Road safety master plans: an inclusive approach from South Africa.

Low income communities suffer disproportionately from the effects of road accidents. And, formal information on accidents and their location in these communities often does not exist. So, how do authorities go about improving road safety in low-income communities where the relevant information is not available in the right format?

The City of Tshwane, a metropolitan municipality in South Africa, addressed this problem and achieved great success.

Tshwane is a city in transition and has a mix of established and historically disadvantaged areas. The disadvantaged areas are mainly situated to the north of the city.

Since road safety in these areas was severely neglected in the past, the new municipality that came into being in 2000 was faced with a tremendous challenge to improve road safety and provide infrastructure there. Fatality rates were high and the communities were discontented about the road safety situation. They even cordoned off and damaged roads after serious accidents to prevent further accidents and demonstrate their discontent.

The City of Tshwane acknowledged the problem and developed road safety master plans in collaboration with stakeholders and the community. The master plans mainly focused on the provision of engineering measures such as pedestrian bridges, walkways, raised pedestrian crossings, speed humps and loading facilities at schools, but also attended to education, awareness raising, law enforcement and evaluation. In addition, the master plans were used to establish partnerships with other spheres of government as well as other non-government road safety organisations.

During the 2006/07 financial year, all the road safety master plans were updated and refined on the basis of knowledge gained from the process over a few years. Measurable key performance indicators (KPIs) for the provision of engineering measures were included in the Roads and Stormwater Division’s scorecard.

Implementation was monitored accordingly. All targets set were met, leading to significant reductions in traffic accidents, injuries and fatalities. The process has been found to be sustainable and replicable, using the knowledge of communities and empowers them to be part of the solution.

Accidents
Year       Fatal      Serious      Slight      Damage     Total
2006       271        2,300         8,462      50,046       61,079
2007       214        2,235         8,208      53,142       63,799

Casualties
Year       Fatal      Serious      Slight      No injury    Total
2006       300        2,955         11,650    75,177       90,082
2007       236        2,921         11,189    73,609       87,955

Tshwane used a scorecard for determining key performance areas (KPAs) and KPIs. These were used to measure the performance of the Municipality and individuals. In line with Tshwane’s objective to fight poverty and build clean, healthy, safe and sustainable communities, a target was set for the reduction of fatalities. The initial target was to reduce fatal accidents per 10,000 registered vehicles by 5% a year. The city achieved a significantly higher reduction, of 12.5%.
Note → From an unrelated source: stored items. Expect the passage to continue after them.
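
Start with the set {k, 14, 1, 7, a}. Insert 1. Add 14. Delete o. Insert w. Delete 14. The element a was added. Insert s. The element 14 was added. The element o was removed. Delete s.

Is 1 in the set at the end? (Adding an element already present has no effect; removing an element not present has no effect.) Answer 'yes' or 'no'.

Answer: yes

Derivation:
Tracking the set through each operation:
Start: {1, 14, 7, a, k}
Event 1 (add 1): already present, no change. Set: {1, 14, 7, a, k}
Event 2 (add 14): already present, no change. Set: {1, 14, 7, a, k}
Event 3 (remove o): not present, no change. Set: {1, 14, 7, a, k}
Event 4 (add w): added. Set: {1, 14, 7, a, k, w}
Event 5 (remove 14): removed. Set: {1, 7, a, k, w}
Event 6 (add a): already present, no change. Set: {1, 7, a, k, w}
Event 7 (add s): added. Set: {1, 7, a, k, s, w}
Event 8 (add 14): added. Set: {1, 14, 7, a, k, s, w}
Event 9 (remove o): not present, no change. Set: {1, 14, 7, a, k, s, w}
Event 10 (remove s): removed. Set: {1, 14, 7, a, k, w}

Final set: {1, 14, 7, a, k, w} (size 6)
1 is in the final set.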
Reduction in fatal accidents and fatalities: Tshwane used the Trafman system to capture accident data and produce management reports on road traffic accidents.

Following this process, Tshwane achieved a 21% reduction in fatal accidents and a similar reduction in fatalities. Serious and slight accidents and injuries were also reduced. Although the total number of accidents increased slightly, the total number of persons injured declined.

During 2007 the City of Tshwane managed to reduce accidents and fatalities caused by road accidents significantly. Road Safety Master Plans were instrumental in developing a comprehensive approach that included engineering, enforcement and education. Those plans played a major role in achieving the reduction.

As part of the implementation, law enforcement plans were set up and education and awareness campaigns were run. The tested 4E approach of engineering, education, enforcement and evaluation was followed, yielding very good results. The dedicated educational campaigns targeted at vulnerable groups also proved to be successful in reducing fatalities and serious injuries. Tshwane is a worthy winner of the IRF 2007 Road Safety Award.